BONUS: Can You Guess Famous Seinfeld Quotes From Just a GIF or Freeze-Frame? (I’ve watched waaay too much TV.)
How long before tomacco is a reality?
Remember when Peggy Hill was a sex ed teacher? She had trouble even saying “vagina” and “penis”?
She talked to her friends and found that one of them had received this advice from her mother: “My mother showed me a book full of pictures of flowers. She told me, ‘When your husband is doing his nasty thing to you, just close your eyes and picture these flowers’.”

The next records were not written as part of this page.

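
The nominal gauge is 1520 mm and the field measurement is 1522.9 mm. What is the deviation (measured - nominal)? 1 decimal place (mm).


Deviation = measured - nominal
Deviation = 1522.9 - 1520
Deviation = 2.9 mm

2.9


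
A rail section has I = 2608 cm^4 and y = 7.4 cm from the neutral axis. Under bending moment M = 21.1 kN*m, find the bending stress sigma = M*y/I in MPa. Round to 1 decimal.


Convert units:
M = 21.1 kN*m = 21100000 N*mm
y = 7.4 cm = 74 mm
I = 2608 cm^4 = 26080000 mm^4
sigma = 21100000 * 74 / 26080000
sigma = 59.9 MPa

59.9


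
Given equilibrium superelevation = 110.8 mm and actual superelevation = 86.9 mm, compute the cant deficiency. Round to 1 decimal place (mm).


Cant deficiency = equilibrium cant - actual cant
CD = 110.8 - 86.9
CD = 23.9 mm

23.9


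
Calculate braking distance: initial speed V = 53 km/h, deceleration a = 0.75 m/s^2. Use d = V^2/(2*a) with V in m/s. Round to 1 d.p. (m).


Convert speed: V = 53 / 3.6 = 14.7222 m/s
V^2 = 216.7438
d = 216.7438 / (2 * 0.75)
d = 216.7438 / 1.5
d = 144.5 m

144.5


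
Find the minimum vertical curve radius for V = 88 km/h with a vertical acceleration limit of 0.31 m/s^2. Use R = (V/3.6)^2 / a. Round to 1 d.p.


Convert speed: V = 88 / 3.6 = 24.4444 m/s
V^2 = 597.5309 m^2/s^2
R_v = 597.5309 / 0.31
R_v = 1927.5 m

1927.5


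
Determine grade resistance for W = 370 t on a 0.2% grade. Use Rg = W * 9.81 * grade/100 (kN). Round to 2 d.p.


Rg = W * 9.81 * grade / 100
Rg = 370 * 9.81 * 0.2 / 100
Rg = 3629.7 * 0.002
Rg = 7.26 kN

7.26


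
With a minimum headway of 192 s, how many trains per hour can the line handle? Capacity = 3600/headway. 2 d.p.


Capacity = 3600 / headway
Capacity = 3600 / 192
Capacity = 18.75 trains/hour

18.75


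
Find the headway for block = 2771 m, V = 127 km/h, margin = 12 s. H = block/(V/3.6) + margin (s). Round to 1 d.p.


V = 127 / 3.6 = 35.2778 m/s
Block traversal time = 2771 / 35.2778 = 78.548 s
Headway = 78.548 + 12
Headway = 90.5 s

90.5


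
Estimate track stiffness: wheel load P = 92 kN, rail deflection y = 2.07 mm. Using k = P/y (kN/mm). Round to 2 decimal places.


Track stiffness k = P / y
k = 92 / 2.07
k = 44.44 kN/mm

44.44


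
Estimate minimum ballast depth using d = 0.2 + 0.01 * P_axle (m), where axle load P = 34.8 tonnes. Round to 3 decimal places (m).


d = 0.2 + 0.01 * 34.8
d = 0.2 + 0.348
d = 0.548 m

0.548


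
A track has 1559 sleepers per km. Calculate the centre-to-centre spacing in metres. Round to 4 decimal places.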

And we all thought, heheh, King of the Hill is so funny because it’s so dumb and unrealistic! Not even in Texas would that be the sex talk you got from your parents.
Sigh.
Been watching Master of Sex myself. Its. interesting. And, as someone put it, “Why is it unreasonable to have a period piece which actually has people acting the way they would in that period?” A lot of the people from that time are “still” here, many of them, frankly, are probably currently still in congress. We can see from Abstinence Education, and so much other stupidity, that some ideas are “still” held on to, which reflect the things in the show. And, to be frank, its not impossible to think of 1-2 people I know myself, who would see those things and completely fail to understand that they are “not” as common place now, or rational. The two main characters are, I think, touch stones of the problem. We know some of the outcomes are likely to be a bit of a mess, just because we “known” the time period. But, at the same time, we see, with those main characters, the realization that things are way more complex than they themselves might have thought things where, and that some major rethinking has had to be done, just to the direction of the study, from practically day one, because real people don’t fit the nice, simple, “normative” model that Masters “thought” he was looking at, when he had planned to start the study.
Honestly, as a window back into that period, I see nothing wrong with it, and I expect to see some character undergo a drastic reorganization of ideas, over time, as things progress, others.. to fail to stubbornly fail to change at all, and still others to, as with a lot of people confronted by the changes that where coming, flopping around in confusion, not sure where their lives are going. What I didn’t expect, given the nature of what its supposed to be showing, is everyone, at the end of the series, having all had happy endings, and a nice, stitched up, story line, like out of some Hollywood comedy. So far, I would, based, of course, purely on my own opinion, call it “honest”.
Yea Trackball users will rule the world
And at first glance I always confuse “balaclava” with “baklava” and CLEARLY you need like twelve of those to survive, not just three.